La façade principale de l'hôtel se trouvait rue de la Brèche. Quand mes parents avaient acheté ce bâtiment, ce n'était pas un hôtel, il y avait beaucoup de locataires qui ne voulaient pas partir, mais quand ils ont appris qu'il y aurait un cinéma et un moteur pour l'électricité, ils ont tous eu peur et ont déguerpi. Il n'y avait pas d'eau courante ni de WC à l'étage. Pot à eau, cuvette, broc et seau hygiénique... Cela ne nous empêchait pas d’avoir des clients huppés, Puvis de Chavannes, l'amiral Lacaze... et d'autres.

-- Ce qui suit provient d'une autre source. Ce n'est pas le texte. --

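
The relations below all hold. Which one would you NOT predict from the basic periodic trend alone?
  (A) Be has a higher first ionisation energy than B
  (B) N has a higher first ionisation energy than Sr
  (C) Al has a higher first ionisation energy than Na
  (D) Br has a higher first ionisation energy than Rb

The general trend: first ionisation energy increases across a period and decreases down a group.
(A) Be (period 2, group 2) vs B (period 2, group 13): the stated order contradicts the simple trend.
(B) N (period 2, group 15) vs Sr (period 5, group 2): the stated order agrees with the simple trend.
(C) Al (period 3, group 13) vs Na (period 3, group 1): the stated order agrees with the simple trend.
(D) Br (period 4, group 17) vs Rb (period 5, group 1): the stated order agrees with the simple trend.
The exception is (A): removing B's lone 2p electron is easier than breaking Be's filled 2s².

(A)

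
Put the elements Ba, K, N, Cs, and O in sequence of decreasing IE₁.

Across a period the outer electron is held more tightly (higher IE₁); down a group it sits in a higher shell, more shielded, and comes off more easily.
Here both period and group differ, so the two effects have to be weighed against each other.
K > Cs: K sits above Cs in group 1, so the down-group effect alone puts K higher.
Ba > K: the two effects oppose for this pair; the across-period effect wins (503 vs 419 kJ/mol).
O > Ba: relative to Ba, both the across-period and down-group shifts push O's first ionization energy up.
N > O: this pair runs against the simple trend — see the exception note.
Note the exception: N has a higher first ionization energy than O, contrary to the simple trend — pairing an electron in O's 2p⁴ costs repulsion energy, so O ionizes more easily than half-filled N (2p³).
For reference (kJ/mol): N 1402, O 1314, K 419, Cs 376, Ba 503.
So from highest to lowest: N > O > Ba > K > Cs.

N, O, Ba, K, Cs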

Nous avions un très bon cuisinier, le père Denis (sur la carte postale, il est à la porte de la cuisine). Il y avait aussi la Tournée Barret qui venait faire du théâtre. Avec le terrain de football, nous avions beaucoup de monde à la mi-temps le dimanche, l'estaminet était plein.»
Mme Danycan.(1997)






Le Cinéma Decolight


Il y avait une très grande salle dont mon père fit un cinéma. C'était 1 franc la séance. Nous étions les seuls à avoir l'électricité, nous avions un moteur uniquement pour nous. Les films étaient muets bien sûr, on y passait d'abord les informations, tout de suite après le film comique, puis l'entracte, et après l'entracte c'était le grand film. Après l'entracte, maman faisait rentrer les enfants qui n'avaient pas de quoi payer leur place ; quelquefois il y avait des pannes, et les enfants qui n'avaient pas payé réclamaient : "mes 20 sous, mes 20 sous !". Le cinéma s'appelait le Delco Light, les enfants l'appelaient le "cinéma des coliques"... Le cinéma a duré jusqu'à la guerre, je me souviens d'y avoir vu un film sur la vie quotidienne au Port-Louis, des scènes de la rue, les gens qui faisaient la queue pour aller vider leur seau à la côte le matin, les mendiants de la "cour des miracles", en face de l'hôpital, près du parc à Boulets, les marchandes de sardines avec leur plateau sur la tête. Plus tard, après guerre, il y eut un nouveau cinéma au Lohic, avec des films parlants et en couleurs.